Tue Jul 14 10:00 AM -- 10:45 AM & Tue Jul 14 11:00 PM -- 11:45 PM (PDT) @

In model-based reinforcement learning, planning with an imperfect model of the environment has the potential to harm learning progress. But even when a model is imperfect, it may still contain information that is useful for planning. In this paper, we investigate the idea of using an imperfect model selectively. The agent should plan in parts of the state space where the model would be helpful but refrain from using the model where it would be harmful. An effective selective planning mechanism requires estimating predictive uncertainty, which arises out of aleatoric uncertainty, parameter uncertainty, and model inadequacy, among other sources. Prior work has focused on parameter uncertainty for selective planning. In this work, we emphasize the importance of model inadequacy. We show that heteroscedastic regression can signal predictive uncertainty arising from model inadequacy that is complementary to that which is detected by methods designed for parameter uncertainty, indicating that considering both parameter uncertainty and model inadequacy may be a more promising direction for effective selective planning than either in isolation.

Author Information

Zaheer Abbas (University of Alberta)
Samuel Sokota (University of Alberta)
Erin Talvitie (Harvey Mudd College)

Erin Talvitie is an associate professor of Computer Science at Harvey Mudd College.
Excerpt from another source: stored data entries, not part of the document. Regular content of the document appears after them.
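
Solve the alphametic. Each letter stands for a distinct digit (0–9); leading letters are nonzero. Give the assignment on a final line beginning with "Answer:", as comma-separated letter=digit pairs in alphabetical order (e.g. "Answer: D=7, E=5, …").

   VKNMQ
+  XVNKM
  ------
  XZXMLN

Step 1. [col 1: Q + M ≡ N (mod 10)] no forcing yet in column 1 (carry-in 0); N=7 is free and consistent — try it. So N=7.
Step 2. [col 1: Q + M ≡ N (mod 10)] no forcing yet in column 1 (carry-in 0); Q=3 is free and consistent — try it. So Q=3.
Step 3. [X] adding two 5-digit numbers gives at most 5+1 digits, and here it does — X is that final carry and must be 1 ⇒ X=1.
Step 4. [col 1: Q + M ≡ N (mod 10)] from column 1 (Q=3, N=7, carry-in 0, digits 1,3,7 already taken and all letters distinct): M must equal 4, so M=4.
Step 5. [col 2: M + K ≡ L (mod 10)] no forcing yet in column 2 (carry-in 0); K=2 is free and consistent — try it ⇒ K=2.
Step 6. [col 2: M + K ≡ L (mod 10)] from column 2 (M=4, K=2, carry-in 0, digits 1,2,3,4,7 already taken and all letters distinct): L must equal 6. So L=6.
Step 7. [col 4: K + V ≡ X (mod 10)] in column 4 we have K+V≡X with carry-in 1; given K=2, X=1 and digits 1,2,3,4,6,7 already taken and all letters distinct, that pins V to 8. So V=8.
Step 8. [col 5: V + X ≡ Z (mod 10)] column 5 reads V+X+carry(1)=Z with V=8, X=1; with digits 1,2,3,4,6,7,8 already taken and all letters distinct, the only value for Z is 0. So Z=0.

Answer: K=2, L=6, M=4, N=7, Q=3, V=8, X=1, Z=0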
She graduated from Oberlin College in 2004 with majors in Computer Science and Mathematics and received her Ph.D. in Artificial Intelligence from the University of Michigan in 2010. She was a founding member of the Department of Computer Science at Franklin & Marshall College before moving on to Harvey Mudd College in 2019. Her research interests focus on model-based reinforcement learning -- specifically scaling model-based approaches up to complex, high-dimensional problems -- with he aim of working toward artificial autonomous agents that can learn to act flexibly and competently in unknown environments. She is the recipient of an NSF Graduate Research Fellowship, an NSF CAREER grant, outstanding reviewer awards from AAAI and NeurIPS, a best paper nomination from AAMAS, and a best paper award from RLDM.